Another thing that caught my attention is the duration of the kernel’s execution, which is quite considerable even though it practically has no body.
nvkernel_main_F1L7_2
Begins: 1,02093s
Ends: 1,02362s (+2,684 ms)
grid: <<<108, 1, 1>>>
block: <<<1024, 1, 1>>>
Launch Type: Regular
Static Shared Memory: 0 bytes
Dynamic Shared Memory: 8.824 bytes
Registers Per Thread: 64
Local Memory Per Thread: 0 bytes
Local Memory Total: 392.822.784 bytes
Shared Memory executed: 16.384 bytes
Shared Memory Bank Size: 4 B
Theoretical occupancy: 50 %
Launched from thread: 17566
Latency: ←12,259 μs
Correlation ID: 81
Stream: Stream 16
Below I also leave the compilation information that could be useful.

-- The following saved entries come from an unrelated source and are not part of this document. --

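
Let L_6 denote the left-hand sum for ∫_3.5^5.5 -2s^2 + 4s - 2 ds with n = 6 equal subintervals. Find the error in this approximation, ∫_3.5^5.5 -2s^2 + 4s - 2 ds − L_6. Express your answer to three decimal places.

Exact integral: ∫_3.5^5.5 f(s) ds ≈ -50.33333.
L_6 ≈ -45.74074.
Error ≈ -50.33333 − (-45.74074) ≈ -4.593.

-4.593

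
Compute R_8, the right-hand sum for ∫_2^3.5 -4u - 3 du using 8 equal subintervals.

Δu = (3.5 − 2)/8 = 0.1875.
Right endpoints: 2.1875, 2.375, 2.5625, 2.75, 2.9375, 3.125, 3.3125, 3.5.
f(2.1875) = -11.75, f(2.375) = -12.5, f(2.5625) = -13.25, f(2.75) = -14, f(2.9375) = -14.75, f(3.125) = -15.5, f(3.3125) = -16.25, f(3.5) = -17.
Sum = Δu · [f(2.1875) + f(2.375) + f(2.5625) + ...].
Sum = -21.5625.

-21.5625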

$ nvc++ -mp=gpu -Minfo -gpu=ptxinfo main.c
nvc++-Warning-CUDA_HOME has been deprecated. Please, use NVHPC_CUDA_HOME instead.
main:
7, #omp target teams distribute
7, Generating "nvkernel_main_F1L7_2" GPU kernel
9, Loop parallelized across teams, schedule(static)
11, #omp parallel
11, Loop parallelized across threads, schedule(static)
ptxas info : 78 bytes gmem
ptxas info : Function properties for nvkernel_main_F1L7_2_F1L11_4
0 bytes stack frame, 0 bytes spill stores, 0 bytes spill loads
ptxas info : Function properties for __hxdTargetTeamsBegin
56 bytes stack frame, 52 bytes spill stores, 52 bytes spill loads
ptxas info : Compiling entry function 'nvkernel_main_F1L7_2' for 'sm_80'
ptxas info : Function properties for nvkernel_main_F1L7_2
616 bytes stack frame, 0 bytes spill stores, 0 bytes spill loads
ptxas info : Used 64 registers, 368 bytes cmem[0]
My final goal is to be able to understand how these values are calculated and also be able to estimate them if I change the kernel configuration or if I use another GPU for example.